First Vice-President Cheney Joseph, the Grenada Football Association boss, tendered his resignation on April 12, a week after Derrick was said to have been confronted by members to stand down.
But more dramatically, Puerto Rico Football Association president, Eric Labrador, quit his position on the floor of the CFU congress.
Cochrane said he has received only one resignation to date.
“For it to be official, a correspondence has to be sent to us and that’s one. Two, neither of the gentlemen, on the floor, and when the Puerto Rico president who is a member of the Exco [Executive Committee], said he is resigning, he did not say anything about the president [of CFU] and the CAS ruling. In fact, he spoke more about the administration which I would say, affects my part of the business. He spoke about things being late and those kind of things,” the GS said.
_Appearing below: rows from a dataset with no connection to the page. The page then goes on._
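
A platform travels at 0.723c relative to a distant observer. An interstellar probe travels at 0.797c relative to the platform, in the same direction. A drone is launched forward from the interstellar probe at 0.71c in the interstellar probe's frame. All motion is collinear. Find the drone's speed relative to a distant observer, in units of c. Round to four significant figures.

First combine the drone and interstellar probe (S''→S'): u₁ = (0.71 + 0.797)/(1 + 0.71×0.797) = 1.507/1.56587 = 0.9624.
Then combine with the platform (S'→S): u = (0.9624 + 0.723)/(1 + 0.9624×0.723) = 1.6854/1.6958152 = 0.99386.

0.9939c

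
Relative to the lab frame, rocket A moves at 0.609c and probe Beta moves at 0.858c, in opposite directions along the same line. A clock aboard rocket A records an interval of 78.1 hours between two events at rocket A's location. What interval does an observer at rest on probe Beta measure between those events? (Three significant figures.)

292 hours

Transform rocket A's velocity into probe Beta's frame: (0.609 + 0.858)/(1 + 0.609·0.858) = 1.467/1.522522, so the relative speed is 0.96353c.
γ for this relative speed: γ = 1/√(1 − 0.92839) = 3.7369.
The clock on rocket A records proper time, so probe Beta measures Δt = γΔτ = 3.7369 × 78.1 = 292 hours.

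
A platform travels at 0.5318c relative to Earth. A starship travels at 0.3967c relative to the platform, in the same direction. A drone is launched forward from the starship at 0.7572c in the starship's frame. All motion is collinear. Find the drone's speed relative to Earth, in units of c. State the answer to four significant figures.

Apply u = (u'+v)/(1+u'v) twice. Drone in the platform frame: (0.7572+0.3967)/(1+0.7572·0.3967) = 1.1539/1.30038124 = 0.88736c.
That velocity, transformed to the rest frame of Earth: (0.88736+0.5318)/(1+0.88736·0.5318) = 1.41916/1.471898048 = 0.96417c.

0.9642c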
The matter in question, Cochrane added, was in fact addressed by Derrick during his presentation at last week’s congress.
“The president would have spoken and in his address to the congress he would have spoken to the matter but there were no further questions … he did give the position of what the ruling was about, what transpired and how he felt in relation to that matter,” he said.
In 2011, Derrick had received a reprimand by the FIFA Ethics Committee in relation to a wide-ranging bribery investigation of Caribbean football officials during the run-up to the FIFA presidential election of that year.